Saturday, June 20, 2009


Manhunter; thriller, USA, 1986; D: Michael Mann, S: William Petersen, Dennis Farina, Kim Greist, Brian Cox, Stephen Lang, Joan Allen, Tom Noonan

Former FBI agent Will Graham decides to join the investigation of mysterious homicides after his colleague shows the photos of a murdered family. The killer is obviously a psychopath who attacks only during full moon, and due to the unusual jaw he got the nickname "Tooth fairy". Will asks assistance from murderer Dr. Hannibal Lecter, whom he put behind bars. But Hannibal contacts the killer and even gives him suggestions to kill Will's family in Florida. The killer is Francis who tries to killer a blind woman after a relationship, but Will finds and stops him in time.

Excellent crime thriller "Manhunter", an adaptation of Thomas Harris' novel "Red Dragon", is by it's story, assembly and direction even superior to the hyped sequel "The Silence of the Lambs". Michael Mann proved to be a clever director with loads of highlights, whereas here the thing that matters to him is the style, not violence: the nights are filmed in beautifully blue cinematography, embodying some evasive spirit of the 80s, while details are fantastic, like when agent Will reconstructs the murder in a bloody house by reading the report from the paper. In prison he meets Hannibal Lecter who immediately greets him with a critique ("You still use that awful aftershave?") while he replies him that he captured him because he had a "flaw called madness". It's a pity that Lecter only has a small, 5 minute appearance, but he is wonderfully played by Brian Cox, who refused to repeat his role in "Lambs". It's also excellent how the police is trying to analyze his message on a toilet paper using various technologies. Some have lamented about the odd synthesizer music, but it's one of the finest scores of the 80s, unbelievably blending in with the film as a whole in creating a magical, almost esoteric mood.
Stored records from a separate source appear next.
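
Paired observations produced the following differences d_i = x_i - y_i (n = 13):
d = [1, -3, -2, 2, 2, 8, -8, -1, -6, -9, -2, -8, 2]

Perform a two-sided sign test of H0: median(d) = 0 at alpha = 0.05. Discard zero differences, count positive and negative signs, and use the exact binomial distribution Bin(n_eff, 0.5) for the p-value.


Step 1: Discard zero differences. Original n = 13; n_eff = number of nonzero differences = 13.
Nonzero differences (with sign): +1, -3, -2, +2, +2, +8, -8, -1, -6, -9, -2, -8, +2
Step 2: Count signs: positive = 5, negative = 8.
Step 3: Under H0: P(positive) = 0.5, so the number of positives S ~ Bin(13, 0.5).
Step 4: Two-sided exact p-value = sum of Bin(13,0.5) probabilities at or below the observed probability = 0.581055.
Step 5: alpha = 0.05. fail to reject H0.

n_eff = 13, pos = 5, neg = 8, p = 0.581055, fail to reject H0.


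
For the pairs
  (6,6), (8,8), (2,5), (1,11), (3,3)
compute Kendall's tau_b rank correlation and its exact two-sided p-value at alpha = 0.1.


Step 1: Enumerate the 10 unordered pairs (i,j) with i<j and classify each by sign(x_j-x_i) * sign(y_j-y_i).
  (1,2):dx=+2,dy=+2->C; (1,3):dx=-4,dy=-1->C; (1,4):dx=-5,dy=+5->D; (1,5):dx=-3,dy=-3->C
  (2,3):dx=-6,dy=-3->C; (2,4):dx=-7,dy=+3->D; (2,5):dx=-5,dy=-5->C; (3,4):dx=-1,dy=+6->D
  (3,5):dx=+1,dy=-2->D; (4,5):dx=+2,dy=-8->D
Step 2: C = 5, D = 5, total pairs = 10.
Step 3: tau = (C - D)/(n(n-1)/2) = (5 - 5)/10 = 0.000000.
Step 4: Exact two-sided p-value (enumerate n! = 120 permutations of y under H0): p = 1.000000.
Step 5: alpha = 0.1. fail to reject H0.

tau_b = 0.0000 (C=5, D=5), p = 1.000000, fail to reject H0.


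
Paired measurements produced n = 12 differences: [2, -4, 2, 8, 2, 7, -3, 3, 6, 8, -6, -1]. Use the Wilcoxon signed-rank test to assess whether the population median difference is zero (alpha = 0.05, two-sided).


Step 1: Drop any zero differences (none here) and take |d_i|.
|d| = [2, 4, 2, 8, 2, 7, 3, 3, 6, 8, 6, 1]
Step 2: Midrank |d_i| (ties get averaged ranks).
ranks: |2|->3, |4|->7, |2|->3, |8|->11.5, |2|->3, |7|->10, |3|->5.5, |3|->5.5, |6|->8.5, |8|->11.5, |6|->8.5, |1|->1
Step 3: Attach original signs; sum ranks with positive sign and with negative sign.
W+ = 3 + 3 + 11.5 + 3 + 10 + 5.5 + 8.5 + 11.5 = 56
W- = 7 + 5.5 + 8.5 + 1 = 22
(Check: W+ + W- = 78 should equal n(n+1)/2 = 78.)
Step 4: Test statistic W = min(W+, W-) = 22.
Step 5: Ties in |d|, so use the tie-corrected normal approximation.
        E[W] = n(n+1)/4 = 12*13/4 = 39.
        Tie groups: |d|=2 (t=3), |d|=3 (t=2), |d|=6 (t=2), |d|=8 (t=2); sum(t^3 - t) = 42.
        Var[W] = n(n+1)(2n+1)/24 - sum(t^3-t)/48 = 3900/24 - 42/48 = 161.625.
        z = (W - E[W]) / sqrt(Var[W]) = (22 - 39) / 12.7132 = -1.3372.
        Two-sided p = 2*Phi(z) = 0.181159.
Step 6: alpha = 0.05. fail to reject H0.

W+ = 56, W- = 22, W = min = 22, p = 0.181159, fail to reject H0.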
cinemarchaeologist said...

I'm glad I'm not the only one who noticed MANHUNTER was far better than THE SILENCE OF THE LAMBS.

I go ever farther and say Brian Cox is a much better Lector than Anthony Hopkins, who won the Academy Award for his portrayal. The trouble with Sir Anthony's take on the character is that his Lector is so obviously crazy. You can look into his face and see it instantly. Cox is much more effective as a more mundane fellow, someone who really could commit Lector's crimes and still appear normal. The scene where he casually asks for Graham's home phone number is especially well-played--the temperature drops 30 degrees as we realize the implications of the request.

The movie is a very faithful adaptation of the Harris book with the noteworthy exception of the ending--the film does it better.

MANHUNTER didn't do so well at the box office, but it became a monster hit on video, and it's one of the most influential films of the 1980s. It was the first time we saw a profiler work in a movie, and contemporary police dramas of that sort were virtually born with it.

The film was remade a few years ago as RED DRAGON by Hollywood hack Brett Ratner. Ratner, working from the same material and with Hopkins and normally-rock-solid Ed Norton on board, grinds out a terrible film--wretched in every particular. It's useful primarily in demonstrating the importance of having talented people behind the camera. When you do, you get MANHUNTER; when you don't, you get RED DRAGON (and a headache).

Marin Mandir said...

Interesting observations. Yes, I also prefer this over "Lambs". While "Lambs" was a competent film, "Manhunter" had some almost esoteric mood incorporated into it that fascinated me. And from time to time, I also wonder what could have been if Brian Cox played in "Lambs" in '91.